To create a Microsoft Azure AD application from the Azure PowerShell command line, you can use the Azure AD App Registration tool. You can run the tool from the CommServe computer where you want to create the application or from any other computer that can communicate with the Web Server. The tool also creates a credential for Microsoft Azure authentication type IAM AD Application Role assignment.
Before You Begin
-
The computer from which you want to create the application must meet the following requirements:
-
Install Azure PowerShell version 6.1 or a more recent version.
-
Install AzureRM module version 6.0 or a more recent version.
-
Enable JavaScript in the Microsoft Internet Explorer browser.
-
-
Verify that the Commvault Tomcat service is running. For more information, see Controlling Services on Windows.
-
Verify that the Azure user account that you want to configure for the application has the User Access Administrator role on the resource.
Procedure
-
Log on to the computer from which you want to create the application.
-
Download the Azure AD App Registration tool from the Commvault Store.
For instructions, see Downloading Items from Commvault Store.
-
Log on to the Azure PowerShell command line.
-
Go to the location where the CVAzureADAppRegistration.exe tool is available, and then run the following command:
CVAzureADAppRegistration.exe -WebServerUrl web_server_URL -CommCellUserName commcell_user_name -SubscriptionId subscription_ID -ResourceGroupName resource_group_name -ApplicationName application_name -UseSharedSecret -SharedSecret application_password -Role azure_role
where:
-
web_server_URL is the URL of the CommServe computer
-
commcell_user_name is the username of the CommServe administrator account
-
subscription_ID is the subscription ID of the Azure account.
-
resource_group_name is the resource group name for the scope of the Azure application.
-
application_name is the name of the application that will be created on the CommServe computer.
-
application_password is the client secret of the application.
-
azure_role is the role that you may want to assign to the application. For example, the Storage Blob Data Contributor role allows read, write, and delete permissions for the Azure storage containers and blobs. For more information about role that suits your requirement, go to Azure built-in roles.
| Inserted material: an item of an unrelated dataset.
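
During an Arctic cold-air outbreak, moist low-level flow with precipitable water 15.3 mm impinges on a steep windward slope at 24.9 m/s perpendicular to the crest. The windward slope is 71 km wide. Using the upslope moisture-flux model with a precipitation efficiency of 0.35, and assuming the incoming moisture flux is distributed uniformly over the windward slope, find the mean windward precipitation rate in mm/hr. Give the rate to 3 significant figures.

R ≈ 6.76 mm/hr

Incoming column moisture flux per unit ridge length: F = V × PW = 24.9 × 15.3 = 380.97 mm·m/s.
Spread over the 71 km slope with efficiency ε = 0.35: R = ε·F/W = 0.35 × 380.97 / 71000 m = 1.878e-03 mm/s.
R = 1.878e-03 × 3600 = 6.76 mm/hr.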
Following is an example command:
CVAzureADAppRegistration.exe -WebServerUrl http://demoma.democert.loc:81/SearchSvc/CVWebService.svc -CommCellUserName admin -SubscriptionId 39852ggg-e752-47d1-b5e7-5f3c277618ee -ResourceGroupName DemoRG -UseSharedSecret -SharedSecret password123 -Role 'Storage Blob Data Contributor'
A prompt for the password for the CommServe administrator account appears.
-
-
Enter the password for the CommServe administrator account.
A log on/in window appears.
-
Enter the credentials for the Azure user account.